What Outlook CAN'T Do
The dark side of converting from Novell GroupWise to Microsoft Exchange/Outlook. I love Microsoft’s deep concern for the wishes of its customers…(these answers come from MSFT, not from our IT Dept.).
From: HELPDESK-DIT-COMPUTERS
Sent: Tuesday, September 15, 2009 3:57 PM
To: All County Users
Subject: Outlook Tips and Info for Tuesday, Sept 15 - PLEASE READ
What Outlook can't do
Organizing meetings
Outlook's central purpose is structure and organization. It therefore expects certain things from meeting participants, and has still higher expectations of meeting organizers.
§ The organizer role is not transferable.
Once someone has organized a meeting, they are the organizer until the meeting is over. Someone else cannot take the meeting organizer role if the original organizer can't attend. The only workaround is to delete the original meeting and reissue invitations. This is a big and complex issue, in both design and programming required to make it work..
§ The meeting stays on the organizer's calendar.
The meeting can't be deleted from the organizer's calendar, even if the organizer can't attend, because the organizer is the only one who can change the meeting. This barrier was designed specifically for and implemented into Outlook 2007.
§ Meetings you decline don't exist.
If you decline a meeting, it disappears from your calendar. If you want to track all of your group's meetings, you'll have to look for another way to include those that you decline.

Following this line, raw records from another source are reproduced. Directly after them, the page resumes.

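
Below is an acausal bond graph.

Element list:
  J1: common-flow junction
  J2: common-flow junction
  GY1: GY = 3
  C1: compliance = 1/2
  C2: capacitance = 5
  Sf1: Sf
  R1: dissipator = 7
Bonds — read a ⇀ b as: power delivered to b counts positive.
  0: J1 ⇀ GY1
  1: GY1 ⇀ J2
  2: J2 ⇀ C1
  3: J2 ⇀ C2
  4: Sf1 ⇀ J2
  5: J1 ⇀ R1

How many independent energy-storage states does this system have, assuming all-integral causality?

bond 4 stroke at Sf1  (Sf1 (Sf) sets flow on bond)
bond 1 stroke at J2  (J2 flow already set via bond 4)
bond 2 stroke at J2  (J2 flow already set via bond 4)
bond 3 stroke at J2  (common-f at J2 fixed by 4)
bond 0 stroke at J1  (GY GY1: same side as bond 1)
bond 5 stroke at R1  (only one flow-in slot at J1)

2  (C1, C2 all integral)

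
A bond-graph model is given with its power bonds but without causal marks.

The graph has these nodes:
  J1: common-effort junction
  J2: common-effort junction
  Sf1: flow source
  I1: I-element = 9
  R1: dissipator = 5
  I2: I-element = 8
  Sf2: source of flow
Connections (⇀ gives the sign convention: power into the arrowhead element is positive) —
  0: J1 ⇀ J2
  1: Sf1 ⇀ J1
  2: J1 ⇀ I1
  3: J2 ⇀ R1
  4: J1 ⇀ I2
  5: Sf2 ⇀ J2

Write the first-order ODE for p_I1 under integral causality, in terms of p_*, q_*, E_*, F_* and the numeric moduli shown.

b1 |Sf1  (Sf1: flow source, stroke at near end)
b5 |Sf2  (Sf2 (Sf) sets flow on bond)
b2 |I1  (I1: I, integral causality)
b4 |I2  (prefer integral on I2)
b0 |J1  (J1 needs exactly one e-in)
b3 |J2  (only one effort-in slot at J2)

dp_I1/dt = 5*F_Sf1 + 5*F_Sf2 - 5*p_I1/9 - 5*p_I2/8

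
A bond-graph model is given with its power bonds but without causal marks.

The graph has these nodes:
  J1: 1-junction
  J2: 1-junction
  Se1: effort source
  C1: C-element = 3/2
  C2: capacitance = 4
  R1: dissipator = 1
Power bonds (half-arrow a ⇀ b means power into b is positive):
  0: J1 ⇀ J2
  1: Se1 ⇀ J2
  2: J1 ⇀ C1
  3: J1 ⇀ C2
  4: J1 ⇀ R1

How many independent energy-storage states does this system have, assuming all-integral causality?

b1 →J2  (Se1: effort source, stroke at far end)
b0 →J1  (only one flow-in slot at J2)
b2 →J1  (C1 outputs effort q/C1)
b3 →J1  (C2 outputs effort q/C2)
b4 →R1  (closing 1-jn rule on J1)

2  (C1, C2 all integral)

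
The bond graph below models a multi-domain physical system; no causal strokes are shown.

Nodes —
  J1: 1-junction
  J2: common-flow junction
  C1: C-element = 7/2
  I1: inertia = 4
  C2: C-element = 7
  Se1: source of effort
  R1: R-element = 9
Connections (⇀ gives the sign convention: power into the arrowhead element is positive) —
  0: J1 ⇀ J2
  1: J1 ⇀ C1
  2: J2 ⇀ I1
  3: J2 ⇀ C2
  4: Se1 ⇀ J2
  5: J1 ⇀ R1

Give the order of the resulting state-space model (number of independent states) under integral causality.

#4 |J2  (Se1 (Se) sets effort on bond)
#1 |J1  (prefer integral on C1)
#2 |I1  (I1: I, integral causality)
#0 |J2  (J2 flow already set via bond 2)
#3 |J2  (1-jn J2 has f-setter on 2)
#5 |J1  (common-f at J1 fixed by 0)

3  (C1, C2, I1 all integral)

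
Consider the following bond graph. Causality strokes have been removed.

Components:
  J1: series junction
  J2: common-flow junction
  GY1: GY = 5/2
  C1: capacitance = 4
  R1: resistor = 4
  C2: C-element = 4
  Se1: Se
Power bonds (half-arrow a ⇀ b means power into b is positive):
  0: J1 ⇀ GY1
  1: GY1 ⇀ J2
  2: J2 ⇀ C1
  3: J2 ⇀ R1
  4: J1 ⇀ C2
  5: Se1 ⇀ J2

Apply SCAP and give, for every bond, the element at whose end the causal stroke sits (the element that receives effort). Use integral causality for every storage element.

b5 →J2  (source Se1 imposes e)
b2 →J2  (C1 integral (e out))
b4 →J1  (prefer integral on C2)
b0 →GY1  (J1 needs exactly one f-in)
b1 →GY1  (GY1 both-in/both-out from 0)
b3 →J2  (1-jn J2 has f-setter on 1)

bond 0 stroke at GY1
bond 1 stroke at GY1
bond 2 stroke at J2
bond 3 stroke at J2
bond 4 stroke at J1
bond 5 stroke at J2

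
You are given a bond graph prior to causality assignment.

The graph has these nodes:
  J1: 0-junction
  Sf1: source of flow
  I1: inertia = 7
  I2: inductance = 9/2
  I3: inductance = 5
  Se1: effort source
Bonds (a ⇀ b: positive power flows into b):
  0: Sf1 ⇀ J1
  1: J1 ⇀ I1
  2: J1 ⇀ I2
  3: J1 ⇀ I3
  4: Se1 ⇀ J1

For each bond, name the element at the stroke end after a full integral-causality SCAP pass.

#0 stroke at Sf1
#1 stroke at I1
#2 stroke at I2
#3 stroke at I3
#4 stroke at J1

#0 stroke at Sf1  (Sf1: flow source, stroke at near end)
#4 stroke at J1  (Se1: effort source, stroke at far end)
#1 stroke at I1  (common-e at J1 fixed by 4)
#2 stroke at I2  (0-jn J1 has e-setter on 4)
#3 stroke at I3  (J1: bond 4 brought effort, rest push out)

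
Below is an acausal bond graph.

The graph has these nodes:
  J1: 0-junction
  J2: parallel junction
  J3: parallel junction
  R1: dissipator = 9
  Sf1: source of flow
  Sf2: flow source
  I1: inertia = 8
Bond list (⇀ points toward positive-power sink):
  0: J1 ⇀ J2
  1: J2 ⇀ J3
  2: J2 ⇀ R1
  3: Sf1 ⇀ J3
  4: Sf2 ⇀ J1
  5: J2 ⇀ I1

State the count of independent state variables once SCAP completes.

b3 stroke→Sf1  (source Sf1 imposes f)
b4 stroke→Sf2  (Sf2 (Sf) sets flow on bond)
b0 stroke→J1  (J1 needs exactly one e-in)
b1 stroke→J3  (closing 0-jn rule on J3)
b5 stroke→I1  (prefer integral on I1)
b2 stroke→J2  (J2 needs exactly one e-in)

1  (I1 all integral)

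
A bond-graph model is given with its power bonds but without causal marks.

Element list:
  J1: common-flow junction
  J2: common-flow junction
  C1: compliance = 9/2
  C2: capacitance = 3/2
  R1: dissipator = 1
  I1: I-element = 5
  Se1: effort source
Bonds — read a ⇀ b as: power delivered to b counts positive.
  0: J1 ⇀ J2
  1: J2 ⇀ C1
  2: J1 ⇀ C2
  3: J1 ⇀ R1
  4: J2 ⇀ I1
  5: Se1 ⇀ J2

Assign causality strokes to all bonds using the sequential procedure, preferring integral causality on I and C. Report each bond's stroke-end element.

b5 |J2  (Se1 fixes effort; stroke away)
b1 |J2  (C1 outputs effort q/C1)
b2 |J1  (C2 integral (e out))
b4 |I1  (I1: I, integral causality)
b0 |J2  (J2 flow already set via bond 4)
b3 |J1  (common-f at J1 fixed by 0)

b0 |J2
b1 |J2
b2 |J1
b3 |J1
b4 |I1
b5 |J2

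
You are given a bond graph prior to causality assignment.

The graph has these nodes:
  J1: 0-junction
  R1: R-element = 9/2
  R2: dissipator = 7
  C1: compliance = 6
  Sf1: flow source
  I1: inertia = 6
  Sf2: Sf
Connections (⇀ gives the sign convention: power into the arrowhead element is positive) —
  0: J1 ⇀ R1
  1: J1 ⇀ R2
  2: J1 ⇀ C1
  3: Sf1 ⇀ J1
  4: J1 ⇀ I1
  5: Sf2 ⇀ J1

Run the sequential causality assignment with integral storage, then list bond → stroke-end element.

bond 3 |Sf1  (Sf1: flow source, stroke at near end)
bond 5 |Sf2  (source Sf2 imposes f)
bond 2 |J1  (prefer integral on C1)
bond 0 |R1  (0-jn J1 has e-setter on 2)
bond 1 |R2  (J1 effort already set via bond 2)
bond 4 |I1  (J1 effort already set via bond 2)

β0 |R1
β1 |R2
β2 |J1
β3 |Sf1
β4 |I1
β5 |Sf2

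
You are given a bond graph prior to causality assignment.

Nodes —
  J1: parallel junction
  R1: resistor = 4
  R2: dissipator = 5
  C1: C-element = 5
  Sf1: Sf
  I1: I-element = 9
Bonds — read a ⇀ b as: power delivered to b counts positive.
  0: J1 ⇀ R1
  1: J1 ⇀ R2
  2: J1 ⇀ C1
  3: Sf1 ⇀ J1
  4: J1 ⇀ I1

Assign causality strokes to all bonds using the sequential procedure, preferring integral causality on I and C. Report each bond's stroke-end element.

#0 stroke at R1
#1 stroke at R2
#2 stroke at J1
#3 stroke at Sf1
#4 stroke at I1

#3 →Sf1  (Sf1 (Sf) sets flow on bond)
#2 →J1  (C1 outputs effort q/C1)
#0 →R1  (J1: bond 2 brought effort, rest push out)
#1 →R2  (J1: bond 2 brought effort, rest push out)
#4 →I1  (common-e at J1 fixed by 2)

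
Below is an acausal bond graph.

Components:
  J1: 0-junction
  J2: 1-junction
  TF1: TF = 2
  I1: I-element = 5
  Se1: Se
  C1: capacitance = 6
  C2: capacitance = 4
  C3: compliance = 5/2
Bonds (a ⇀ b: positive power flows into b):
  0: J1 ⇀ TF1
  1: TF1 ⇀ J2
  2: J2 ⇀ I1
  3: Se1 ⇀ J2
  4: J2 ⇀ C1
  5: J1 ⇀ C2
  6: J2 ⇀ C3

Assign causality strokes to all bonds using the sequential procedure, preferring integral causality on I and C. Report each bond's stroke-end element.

#3 →J2  (Se1: effort source, stroke at far end)
#2 →I1  (I1 integral (f out))
#1 →J2  (J2: bond 2 brought flow, rest push out)
#4 →J2  (J2 flow already set via bond 2)
#6 →J2  (J2: bond 2 brought flow, rest push out)
#0 →TF1  (TF1 one-in-one-out from 1)
#5 →J1  (J1: last free bond brings effort in)

bond 0 →TF1
bond 1 →J2
bond 2 →I1
bond 3 →J2
bond 4 →J2
bond 5 →J1
bond 6 →J2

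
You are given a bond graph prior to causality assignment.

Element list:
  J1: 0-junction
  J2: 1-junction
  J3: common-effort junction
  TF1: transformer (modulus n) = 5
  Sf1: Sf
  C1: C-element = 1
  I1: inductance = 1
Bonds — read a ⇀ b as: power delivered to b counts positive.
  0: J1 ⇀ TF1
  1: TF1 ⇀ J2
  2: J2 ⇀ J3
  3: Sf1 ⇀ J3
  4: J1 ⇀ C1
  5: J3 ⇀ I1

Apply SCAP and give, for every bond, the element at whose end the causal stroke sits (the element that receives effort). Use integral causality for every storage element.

bond 0 |TF1
bond 1 |J2
bond 2 |J3
bond 3 |Sf1
bond 4 |J1
bond 5 |I1

bond 3 stroke at Sf1  (Sf1: flow source, stroke at near end)
bond 4 stroke at J1  (C1: C, integral causality)
bond 0 stroke at TF1  (J1: bond 4 brought effort, rest push out)
bond 1 stroke at J2  (TF TF1: opposite of bond 0)
bond 2 stroke at J3  (J2: last free bond brings flow in)
bond 5 stroke at I1  (0-jn J3 has e-setter on 2)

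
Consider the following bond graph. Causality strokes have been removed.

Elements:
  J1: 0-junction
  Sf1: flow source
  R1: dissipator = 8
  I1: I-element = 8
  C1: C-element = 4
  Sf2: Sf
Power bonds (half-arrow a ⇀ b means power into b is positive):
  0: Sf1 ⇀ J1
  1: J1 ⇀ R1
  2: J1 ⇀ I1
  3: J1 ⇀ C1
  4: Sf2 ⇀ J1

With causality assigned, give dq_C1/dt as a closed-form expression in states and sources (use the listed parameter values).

bond 0 |Sf1  (source Sf1 imposes f)
bond 4 |Sf2  (source Sf2 imposes f)
bond 2 |I1  (I1 outputs flow p/I1)
bond 3 |J1  (C1: C, integral causality)
bond 1 |R1  (common-e at J1 fixed by 3)

dq_C1/dt = F_Sf1 + F_Sf2 - p_I1/8 - q_C1/32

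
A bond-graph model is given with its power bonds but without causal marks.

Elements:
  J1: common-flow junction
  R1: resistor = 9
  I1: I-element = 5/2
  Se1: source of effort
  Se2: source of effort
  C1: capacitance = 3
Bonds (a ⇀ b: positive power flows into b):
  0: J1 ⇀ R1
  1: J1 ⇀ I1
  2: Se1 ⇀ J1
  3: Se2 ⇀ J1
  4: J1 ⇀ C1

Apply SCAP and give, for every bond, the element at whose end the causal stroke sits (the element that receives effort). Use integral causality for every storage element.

bond 0 |J1
bond 1 |I1
bond 2 |J1
bond 3 |J1
bond 4 |J1

#2 stroke at J1  (source Se1 imposes e)
#3 stroke at J1  (source Se2 imposes e)
#1 stroke at I1  (I1: I, integral causality)
#0 stroke at J1  (J1: bond 1 brought flow, rest push out)
#4 stroke at J1  (J1 flow already set via bond 1)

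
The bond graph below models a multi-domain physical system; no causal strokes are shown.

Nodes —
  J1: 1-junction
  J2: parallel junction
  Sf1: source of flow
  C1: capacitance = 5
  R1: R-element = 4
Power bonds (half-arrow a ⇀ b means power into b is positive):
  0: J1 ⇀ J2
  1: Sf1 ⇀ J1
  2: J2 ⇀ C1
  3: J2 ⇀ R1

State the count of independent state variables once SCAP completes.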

§ A meeting invitation is a separate e-mail.
Currently, you can't reply to an e-mail message with a meeting request. This is a frustration for many users.
Outlook offers many opportunities for customization, but there are a few areas where it currently enforces restraint.
Folders lists are sorted alphabetically.
In the navigation pane at the far left of Outlook, you can freely rearrange your "Favorite Folders" in Mail, and the shortcut buttons at the bottom that take you between Outlook functions. But the list that you see in "Mail Folders" and "Folder List" — including Inbox, Drafts, Sent Items and Deleted Items, together with organizational folders that you create — is sorted alphabetically, and that's how it stays. If you want to go to the trouble, you can rename your folders, but be careful about Outlook functionality (e.g., avoid renaming "Inbox") and any rules that you may have set up.
Each folder has its own view.
You can change the view of each of your folders - your Inbox can look different from your Sent Items or personal folders. But you can change the view only for each folder individually - you can't apply changes to multiple folders at the same time.
The navigation pane font is what it is.
The style, size and color of the type in your folders list can't be changed. Sorry.
The world revolves around e-mail nowadays, and that's an area where Outlook shines. Even so, there are some features users still dream of.
Distribution lists come from Contacts.
It would be useful to be able to stick an e-mail sender directly onto a distribution list — for example, someone responding to an offer for an e-mail newsletter. But Outlook prefers that you build distribution lists from your Contacts, so you first must add the sender to an address book in Contacts. If you'd rather not mix contacts, you can establish an address book especially for the purpose by creating a new folder within your Contacts folder.
Contacts are individuals.
As you learned earlier in this article, you have to add e-mail senders to Contacts before they can go in a distribution list. So, wouldn't it be clever to be able to search for such senders and add them en masse into Contacts? Of course it would. But Outlook says that you have to add e-mail senders to Contacts individually.
Each message is sent only once.
Some people say they'd like to set up a recurring message, e.g., to send reminders. Outlook doesn't do that, but there are third-party add-ins that enable that function.